In the end, “what saved the day was our dispatchable gas units,” Kerr said. “When you need them, you need them.”
In part, some of those units were available because of a deal LADWP struck with the California Water Resources Control Board. Originally some of the utility’s coastal gas-fired plants were scheduled to be decommissioned in 2020 because of once through cooling (OTC) regulations restricting the use of ocean water to cool power plants. But LADWP negotiated an agreement with the water board that allows OTC units at one of its plants to operate until 2024 while OTC units at two other plants can run until 2029.
San Diego Gas & Electric on Monday said it was prepared to begin rotating outages to more than 100,000 customers based on CAISO demand forecasts, but “conditions improved steadily throughout the day” and outages were averted in San Diego and southern Orange, “in part, thanks to local residents and businesses heeding the call to cut back on energy usage.”

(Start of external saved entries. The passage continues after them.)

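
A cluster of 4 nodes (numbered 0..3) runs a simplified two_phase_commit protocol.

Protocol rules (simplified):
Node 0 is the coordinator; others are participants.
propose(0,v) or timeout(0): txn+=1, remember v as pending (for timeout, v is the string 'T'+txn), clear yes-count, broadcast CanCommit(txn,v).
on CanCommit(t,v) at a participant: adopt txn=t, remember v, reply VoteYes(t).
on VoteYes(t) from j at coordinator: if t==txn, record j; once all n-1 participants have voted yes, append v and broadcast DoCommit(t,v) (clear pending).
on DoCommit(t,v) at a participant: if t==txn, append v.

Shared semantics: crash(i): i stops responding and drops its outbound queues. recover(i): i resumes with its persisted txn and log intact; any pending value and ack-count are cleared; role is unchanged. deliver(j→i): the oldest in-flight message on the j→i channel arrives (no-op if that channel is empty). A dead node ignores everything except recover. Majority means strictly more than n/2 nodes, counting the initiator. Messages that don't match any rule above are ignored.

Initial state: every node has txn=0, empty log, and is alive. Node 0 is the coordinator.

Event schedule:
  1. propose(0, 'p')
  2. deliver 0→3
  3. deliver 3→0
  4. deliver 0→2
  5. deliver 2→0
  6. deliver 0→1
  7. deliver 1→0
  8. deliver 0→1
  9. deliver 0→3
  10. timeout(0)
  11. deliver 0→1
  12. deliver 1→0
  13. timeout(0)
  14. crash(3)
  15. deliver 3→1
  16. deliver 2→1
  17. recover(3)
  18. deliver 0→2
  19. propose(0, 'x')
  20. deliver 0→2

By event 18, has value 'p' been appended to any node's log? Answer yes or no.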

Coordinating supply in Northern California
One of California’s other large public power utilities, the Sacramento Municipal Utility District (SMUD), along with the Balancing Authority of Northern California (BANC), has implemented restricted maintenance operations and “utilized all generation resources available to support electric demand,” Mark Willis, SMUD’s director of grid operations, said via email.
“We called upon all Load Management Programs, dispatchable and non-dispatchable. We made direct appeals to our commercial and residential customers to conserve energy between 1PM and 9PM,” Willis said. “We also coordinated with neighboring utilities to ensure adequate power supply.”
SMUD is also providing emergency assistance to neighboring balancing authorities, including the CAISO. And while SMUD is not subject to CAISO orders calling for rotating outages, the public power utility participates in CAISO’s energy imbalance market and makes all its resources available to the market.
“So far, SMUD has not had to implement rotating outages, and we expect to be able to serve customer demand, barring loss of transmission or generation resources during the heat wave,” Willis said.
In Northern California, Pacific Gas and Electric said customers’ responses for calls to conserve energy helped avert the need for rotating outages for the third day in a row. The utility noted, however, that its meteorologists are forecasting the heat wave to continue through Thursday.